I’ve had so much disappointment lately and I’ve struggled through it. None of it being situations that I can change. Car accidents leaving children motherless, cancer leaving children fatherless, my own children grieving their fathers, being bullied, robbed and seemingly missing out. Hearing my children look at places and things they’d like to do and say “we could never afford that.” rips my heart in half. When I tell them “one day soon.” I see them doubting whether all of this hard work that I keep telling them about even matters. They see me publically deal with the same issues that I’m privately fighting. They see me crying & praying and hoping and they begin to question the faithfulness of the God that I’ve told them about. So what do you say/do In the face of grief and despair and just overall disappointment? Here are 3 things that I’m doing this week : 1. Accepting /embracing my emotions ! – I’ve found that in this very moment what is like a salve on a open wound is the acceptance of what I’m experiencing. I am perhaps still grieving the life that I thought I would have. Or it’s possible that I am grieving what I believe will make my children better or happier. Grief hurts, and it’s okay to grieve a relationship that I wanted or my children need. It doesn’t make us pitiful or less than. It’s even natural to feel pain when you are hurting or those around you are hurting. 2. Recognizing & meeting my own needs – so many times self care has been defined as nails, spa or trips but self care is rooted in taking care of your own mental space. Recognizing what you need to manage your current space is one the best things you can do for yourself. This will look different for everyone. For me, I needed silence, my pencil/computer (hence this blog) and a song (Sing my way back by Steffany Gretzinger)

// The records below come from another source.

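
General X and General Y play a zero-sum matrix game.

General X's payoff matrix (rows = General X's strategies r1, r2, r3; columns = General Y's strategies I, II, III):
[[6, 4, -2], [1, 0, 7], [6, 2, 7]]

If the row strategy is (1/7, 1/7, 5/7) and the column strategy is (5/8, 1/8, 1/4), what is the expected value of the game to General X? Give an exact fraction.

279/56

Against (5/8, 1/8, 1/4), each row's expected payoff is r1: 15/4; r2: 19/8; r3: 23/4.
Taking the (1/7, 1/7, 5/7)-weighted average: (1/7)·(15/4) + (1/7)·(19/8) + (5/7)·(23/4) = 279/56.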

This song reminded me that when I’ve lost direction/motivation I can sing my way back into His presence. Find what song/music works for you. And the silence just helps me to center in on the Holy Spirit and perhaps ask him what’s next or even what to do. His answer is usually the same in that area- -write your way through it. 3. Not condemning/punishing myself -the truth is —there probably were/are things that I could have done differently in any situation that may have helped me to avoid grief, but would it have helped me avoid difficult emotions entirely? Absolutely not! They’re apart of the human experience, so there’s no use in playing a movie of memory lane over and over punishing myself for something that I can not undo. Instead I should receive the grace that God so freely gives to us and trust that He can do something with it.
I am not wise enough to know why things happen. Why the entire world seems to be angry, why my children don’t listen or even why my neighbor has cancer. But what I do know is that God is good. That’s he’s there and will never leave me or you either. I know that he’ll do what he promised , not because of what I FEEL but because of what I KNOW and what His word says. It’s okay to FEEL grief, anxiety, sadness and even depression (sometimes things are super hard & crazy in our lives) On the flip side, what’s not okay to believe that it’s the end. The Bible promises us that good days are ahead of us.
However, as it is written:
What no eye has seen, what no ear has heard, and what no human mind has conceived, the things God has prepared for those who love him– (1 Corinthians 2:9)
As for me , this week, there’s no rush to be #1 at the finish line or seem to have it all together , I’m going to just be me and show up that way.
So as I sit in the house of darkness, that has been like a second home to me for so long, I realize that perhaps I’ve been looking at it the wrong way, that what the darkness brought out of me was way more POWERFUL than how it ever made me feel. And that perhaps the appearance of the house is the opportunity for me to look on the inside of myself to see what God is trying to pull out of me.